You are given a static snapshot of a social network with users labeled from 0 to n-1. The snapshot is a directed graph where an edge (u, v) means user u follows user v. Implement a function `solution(n, edges, queries)` that builds the snapshot once and answers many queries efficiently. Each query is one of the following: - `('follows', a, b)`: return whether user `a` follows user `b`. - `('followers', user)`: return the list of users who follow `user`, sorted in ascending order. - `('followees', user)`: return the list of users that `user` follows, sorted in ascending order. - `('recommend', user, k)`: return up to `k` recommended users for `user`. Recommendation rules: - A candidate must be reachable by exactly two follow steps: `user -> x -> candidate`. - Exclude the user themself. - Exclude users already directly followed by `user`. - If the same candidate is reached through multiple different intermediate users `x`, that candidate ranks higher. - Break ties by smaller user id first. - Return only the user ids, in ranked order. The graph is read-only after construction. Duplicate edges may appear in the input and should be treated as a single follow relationship.

Constraints

  • 1 <= n <= 100000
  • 0 <= len(edges) <= 200000
  • 0 <= len(queries) <= 100000
  • 0 <= u, v, user, a, b < n
  • 0 <= k <= n
  • Duplicate edges should be ignored

Examples

Input: (6, [(0, 1), (0, 2), (1, 3), (2, 3), (2, 4), (4, 5)], [('follows', 0, 1), ('followers', 3), ('followees', 2), ('recommend', 0, 3)])

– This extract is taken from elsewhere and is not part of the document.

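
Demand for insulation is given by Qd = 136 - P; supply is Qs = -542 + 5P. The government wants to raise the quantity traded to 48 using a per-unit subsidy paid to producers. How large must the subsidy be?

At Q = 48, invert demand for the buyer price: Pb = (136 − 48)/1 = 88; invert supply for the seller price: Ps = (48 − (-542))/5 = 118.
The subsidy must fill the gap: s = Ps − Pb = 118 − 88 = 30.

Required subsidy s = 30 per unit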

Expected Output: [True, [1, 2], [3, 4], [3, 4]]

Explanation: 0 follows 1. Users 1 and 2 follow 3. User 2 follows 3 and 4. For recommendations from 0, the two-step candidates are 3 (through 1 and 2) and 4 (through 2), so 3 ranks above 4.

Input: (5, [(0, 1), (0, 2), (1, 2), (1, 3), (2, 3), (1, 4), (2, 4), (2, 0)], [('recommend', 0, 5), ('follows', 2, 0), ('followers', 0), ('followees', 0)])

Expected Output: [[3, 4], True, [2], [1, 2]]

Explanation: For user 0, candidate 2 is reachable in two steps but is already directly followed, so it is excluded. Users 3 and 4 are each reached through both 1 and 2, and tie-break by smaller id gives [3, 4].

Input: (4, [], [('follows', 0, 1), ('followers', 2), ('followees', 3), ('recommend', 1, 2)])

Expected Output: [False, [], [], []]

Explanation: With no edges, nobody follows anyone and there are no second-degree recommendations.

Input: (6, [(0, 1), (0, 1), (0, 2), (1, 3), (1, 4), (2, 3), (2, 5), (2, 5), (4, 5)], [('followers', 1), ('recommend', 0, 1), ('recommend', 0, 3)])

Expected Output: [[0], [3], [3, 4, 5]]

Explanation: Duplicate edges are ignored. User 0 reaches 3 through both 1 and 2, while 4 and 5 are each reached once, so the ranking is 3 first, then 4 and 5 by user id.

Input: (3, [(0, 1), (1, 2)], [('recommend', 0, 0), ('recommend', 0, 5), ('follows', 0, 2)])

Expected Output: [[], [2], False]

Explanation: When k = 0, return an empty list. With a larger k, user 2 is the only valid two-step recommendation for user 0. User 0 does not directly follow 2.

Hints

  1. Store each user's outgoing neighbors in a hash set so `follows(a, b)` and recommendation exclusions are fast.
  2. Also build the reverse graph for `followers(user)`, and for `recommend(user, k)` count second-degree candidates with a hash map before sorting by `(-count, user_id)`.